If on the other hand the person is the other type, and can easily write and tailor music to whatever the client or markets needs, then that person should pursue music as a career. At the end of the day, the music business is still a business and you are selling a product. Most clients want a musical product that is familiar sounding, because they are trying to use your music to market their own products, and the marketing needs to be familiar enough for the average person to “get it,” or make a positive association. This is why commercial music moves in trends – everyone marketing something wants to be on the leading edge of what is popular and what is in vogue, it helps them sell their product. You can go overboard and produce something that sounds TOO generic…but another topic for another time.
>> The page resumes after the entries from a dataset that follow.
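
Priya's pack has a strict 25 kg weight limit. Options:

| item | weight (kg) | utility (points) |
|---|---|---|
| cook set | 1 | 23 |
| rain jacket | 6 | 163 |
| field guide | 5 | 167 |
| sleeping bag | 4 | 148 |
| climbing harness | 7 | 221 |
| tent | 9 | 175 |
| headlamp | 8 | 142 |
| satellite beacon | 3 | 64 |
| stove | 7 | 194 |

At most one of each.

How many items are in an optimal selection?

5

The maximum utility within 25 kg is 763.
One optimal bundle: rain jacket + field guide + sleeping bag + climbing harness + satellite beacon (25 kg).
Any selection reaching 763 contains exactly 5 items.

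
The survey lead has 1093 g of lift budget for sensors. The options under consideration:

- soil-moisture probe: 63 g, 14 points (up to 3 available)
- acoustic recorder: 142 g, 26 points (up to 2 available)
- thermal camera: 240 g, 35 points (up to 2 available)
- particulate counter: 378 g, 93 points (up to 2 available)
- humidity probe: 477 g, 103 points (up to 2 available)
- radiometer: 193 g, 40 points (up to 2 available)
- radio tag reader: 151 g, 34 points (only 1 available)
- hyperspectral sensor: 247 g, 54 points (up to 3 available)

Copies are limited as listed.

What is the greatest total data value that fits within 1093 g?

By data value per g: particulate counter 0.25, radio tag reader 0.23, soil-moisture probe 0.22 lead.
Filling by ratio: 2×soil-moisture probe + 2×particulate counter + radio tag reader for 248, with 60 g left unused.
Dropping soil-moisture probe and radio tag reader frees 214 g; slotting in hyperspectral sensor (247 g) lifts the total to 254 at 1066 g.
No other feasible combination exceeds 254.

254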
Sure, there are other outlets besides marketing – film and game scoring for example – and maybe someone with true passion can break in there, but on a stock music site, you better believe it’s mostly about marketability.
I think the hardest thing for a composer or musician to comes to terms with is that their music might be good, it might even be great -hell, it might even be genius – but at the same time, it might also have zero commercial viability, at least in the current marketplace. In this case, giving it away for free starts to make a lot of sense, but what’s the harm in still trying to sell it? At the end of the day, it comes down to this: it’s your life and it’s your music, you should do whatever the hell you want with both.
Blue_Atom_Audio saidBest advice ever.
I really like your tracks, they’re very well put together I haven’t uploaded more frequently, my compositions aren’t more detailed or the production significantly better. The only thing I changed was that I have tried to learn what makes a piece of music more suitable for video. That is all that matters on here.